I don’t think this is _the_ problem, or even a problem. So what if we have a class of techniques that share some fundamental commonalities and label them all under the same broad category?
This is where most of the real value of AI actually lies. The scientific and engineering applications of machine learning.

Another MIT study: if we AI-augmented R&D widely in the US, our productive economic growth rate would double. The authors argue this would be permanent, forever increasing the rate of technological progress:

https://www.sciencedirect.com/science/article/pii/S004873332...

I bet a true accounting of all the economic impacts of semiconductor technologies will show these have far more value than Meta, Instagram, Snapchat, TikTok all combined. The stuff built on top of deep technology has higher PR value -- but the deeper tech has far more economic value. Same with AI.

This is slightly tangential but related.

The reason AI will do great things all levels of reality and different fields of studies (i.e. physics, biology, material science, climate, etc) is that these aspects operate from rules governing behaviour at the specific scale. These context specific rules derive from and summarise fundamental physics directly. This also explains why these methods will succeed in every domain. Analogy: Euler's rule is a topological invariance. So applies to both Spherical and Euclidean geometry.

The second, also called the Euler polyhedra formula, is a topological invariance (see topology) relating the number of faces, vertices, and edges of any polyhedron. It is written F + V = E + 2, where F is the number of faces, V the number of vertices, and E the number of edges.

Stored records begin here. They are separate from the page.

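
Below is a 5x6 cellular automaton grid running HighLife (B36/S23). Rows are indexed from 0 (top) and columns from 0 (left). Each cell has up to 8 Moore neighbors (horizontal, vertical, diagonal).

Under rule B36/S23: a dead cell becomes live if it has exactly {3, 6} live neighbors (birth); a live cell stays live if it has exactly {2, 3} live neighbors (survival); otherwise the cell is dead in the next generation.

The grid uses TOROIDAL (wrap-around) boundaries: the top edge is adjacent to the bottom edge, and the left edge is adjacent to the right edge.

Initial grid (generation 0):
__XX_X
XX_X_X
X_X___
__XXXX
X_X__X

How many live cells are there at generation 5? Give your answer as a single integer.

Simulating step by step:
Generation 0 (given above): 16 live cells
Generation 1: 9 live cells
X__X__
___X_X
______
__X_X_
X__XX_
Generation 2: 11 live cells
X_XX__
____X_
___XX_
____XX
_XX_X_
Generation 3: 13 live cells
__X_XX
__X_XX
___X__
__X__X
XXX_X_
Generation 4: 14 live cells
__XX__
__X__X
__XX_X
X_X_XX
X_X_X_
Generation 5: 12 live cells
__X_XX
_X____
__X___
X_XX__
X_XXX_
Population at generation 5: 12

Answer: 12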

The difference is that Euler’s rule doesn’t need to be verified after each use of it.

AI may speed up research by uncovering interesting patterns, but I don’t believe it’ll do great things all by itself.

AI is, after all, just a name for a statistical model of something. We’ve been using statistical models for a looong long time.

Any domain already relying heavily on statistical models (like protein folding, I believe) may really benefit from AI (like alpha fold), but domains which don’t won’t.

It’s no silver bullet.

Protein folding historically was more reliant on physical simulations. Like, David Shaw (of DE Shaw fame) had/has a team optimizing the hell out of simulations. There are oodles of fields (like weather) doing similar, and they are finding they can use statistical models where they previously thought they couldn't.
Imagine a futuristic sci-fi scenario in which AI is so advanced that it can model so deep into physics (i.e. plank scale), a scale which can't be probed by experiments but the predictions match. We would have a probabilistic Oracle of sorts. It can give answers but no way of knowing why it works.
I don't think the why is that confusing. If you do a physical simulation, so many calculations cancel each other out or work in opposite directions. If there is a pattern to it (and it appears there is for many situations), you just short cut it.

Consider Roger Federer's ability to predict where a tennis ball will land and how to send electrical signals to his body to move in a way that will return that ball with high precision. It's pretty wild the number of short cuts he can make for what is a very complex calculation.

On second thought, I missed your point, I think. In my example we could reason through why the tennis ball ended where it did. In yours, we couldn't. My bad.
I agree with your point of calculations cancelling out. That's why I am not a fan of Butterfly effect. Just as Lewis coined unbirthday, we should coin Unbutterfly effect cancelling each other out.